Istituzione: FBK - ISR Corso Superiore di Scienze Religiose
(Facoltà Teologica del Triveneto)
Tipologia: Tesi di Laurea Magistrale in Scienze Religiose
Anno Accademico: 2017 - 2018
Relatore: prof.ssa Lucia Rodler
Collocazione: i-14 020 0396
Consultazione: non autorizzata
Pagine: 117

Abstract

Dietro alle sue morbide pieghe, il velo nasconde una storia indubbiamente millenaria che ha avuto inizio con le civiltà mesopotamiche e che si tramanda nei secoli attraverso le tradizioni e le religioni. La sua storia si è sviluppata secondo diverse direttrici adattandosi spesso alle consuetudini dei popoli con cui è venuta in contatto.

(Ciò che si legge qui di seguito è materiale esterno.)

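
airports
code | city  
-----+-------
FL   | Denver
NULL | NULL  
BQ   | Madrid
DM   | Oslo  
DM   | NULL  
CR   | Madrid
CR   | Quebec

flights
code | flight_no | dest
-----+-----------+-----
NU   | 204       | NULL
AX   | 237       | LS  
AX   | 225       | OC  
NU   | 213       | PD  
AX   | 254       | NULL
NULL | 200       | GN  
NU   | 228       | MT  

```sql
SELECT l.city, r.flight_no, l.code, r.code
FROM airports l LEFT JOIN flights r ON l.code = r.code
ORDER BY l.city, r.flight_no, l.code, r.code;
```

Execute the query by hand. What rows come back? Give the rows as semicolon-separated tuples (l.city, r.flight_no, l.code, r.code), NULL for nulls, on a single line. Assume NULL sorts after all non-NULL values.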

Dall’analisi dei significati del velo nelle tradizioni ebraica, cristiana e islamica è emerso che esso non soltanto appare nel testo sacro relativo a ognuna di queste religioni, ma si può considerare un “elemento unificatore” tra esse.
Le pagine della mia dissertazione hanno messo in luce diverse analogie sull’uso del termine “velo” nella Bibbia ebraica, in quella cristiana e nel Corano.

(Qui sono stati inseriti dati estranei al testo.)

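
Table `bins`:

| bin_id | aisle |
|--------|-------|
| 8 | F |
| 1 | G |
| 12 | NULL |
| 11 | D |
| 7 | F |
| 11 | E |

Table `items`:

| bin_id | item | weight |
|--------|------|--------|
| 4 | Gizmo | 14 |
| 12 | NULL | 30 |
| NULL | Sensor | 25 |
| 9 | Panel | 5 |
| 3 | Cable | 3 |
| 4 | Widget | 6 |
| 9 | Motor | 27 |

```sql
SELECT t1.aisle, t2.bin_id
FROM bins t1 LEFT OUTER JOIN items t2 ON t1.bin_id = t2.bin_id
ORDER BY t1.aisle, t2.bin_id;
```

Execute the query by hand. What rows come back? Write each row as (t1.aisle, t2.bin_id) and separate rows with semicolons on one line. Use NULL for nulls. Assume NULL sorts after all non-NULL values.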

Il percorso seguito ci permette, inoltre, di rispondere a un interrogativo generale che si ritrova alla base dei dibattiti sull’uso e il significato del velo nel mondo islamico: si tratta, come espresso da alcuni, di una pratica prescritta nel Corano oppure una consuetudine ereditata dalla tradizione alla quale si sono affiancati i dettami religiosi?

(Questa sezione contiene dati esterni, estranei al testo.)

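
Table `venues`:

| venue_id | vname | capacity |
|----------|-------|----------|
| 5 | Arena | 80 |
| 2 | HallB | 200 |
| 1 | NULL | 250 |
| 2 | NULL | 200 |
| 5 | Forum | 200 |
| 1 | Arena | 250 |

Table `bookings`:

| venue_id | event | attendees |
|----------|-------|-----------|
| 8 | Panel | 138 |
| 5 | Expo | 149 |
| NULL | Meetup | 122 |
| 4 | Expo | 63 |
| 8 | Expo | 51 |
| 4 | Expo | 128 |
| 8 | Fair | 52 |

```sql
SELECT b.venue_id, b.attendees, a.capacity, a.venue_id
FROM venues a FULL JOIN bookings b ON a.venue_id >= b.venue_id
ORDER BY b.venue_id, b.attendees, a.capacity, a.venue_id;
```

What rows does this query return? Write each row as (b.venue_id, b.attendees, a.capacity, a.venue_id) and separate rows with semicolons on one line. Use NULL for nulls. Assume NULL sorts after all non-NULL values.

FULL OUTER JOIN keeps every row from both sides; unmatched rows get NULL for the other side's columns.
Matching on a.venue_id >= b.venue_id. A NULL in a compared column never satisfies the condition.
- a (venue_id=5) pairs with 3 row(s) of b.
- a (venue_id=2) has no partner → padded with NULL.
- a (venue_id=1) has no partner → padded with NULL.
- a (venue_id=2) has no partner → padded with NULL.
- a (venue_id=5) pairs with 3 row(s) of b.
- a (venue_id=1) has no partner → padded with NULL.
- plus 4 unmatched b row(s), each kept with NULL a columns.

(4, 63, 80, 5); (4, 63, 200, 5); (4, 128, 80, 5); (4, 128, 200, 5); (5, 149, 80, 5); (5, 149, 200, 5); (8, 51, NULL, NULL); (8, 52, NULL, NULL); (8, 138, NULL, NULL); (NULL, 122, NULL, NULL); (NULL, NULL, 200, 2); (NULL, NULL, 200, 2); (NULL, NULL, 250, 1); (NULL, NULL, 250, 1)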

Dalla ricerca da me compiuta, infatti, è scaturito quanto sia superficiale l’equazione «donna velata = donna musulmana (sottomessa)», che frequentemente emerge nelle discussioni pubbliche.
Queste riflessioni conclusive vorrebbero invitare a una maggiore cautela e consapevolezza nell’affrontare la questione del velo, sottolineando come punto di partenza la necessaria distinzione tra il suo significato religioso e il retroterra socio-culturale in cui esso è inserito e vissuto.
Ciò, a mio parere, risulta emergere in particolar modo dalle storie di donne iraniane famose (in particolare Aza Nafisi e Marjane Satrapi), che ho preso in considerazione nel corso della mia dissertazione. Queste, infatti, in quanto storie rielaborate sotto forma di arte e/o scrittura, non devono essere considerate, in quanto tali, come prodotti giudicabili dall’etichetta che li rimanda ad un’unica categoria: “donne iraniane intellettuali”, con il rischio di banalizzare le loro opere, trasformandole in mere “testimonianze di un’etnia”.
Non è questo l’intento. Piuttosto, c’è da considerare che la produzione artistico- letteraria di queste donne ha come base comune un’esperienza individuale e collettiva insieme: la Rivoluzione Iraniana.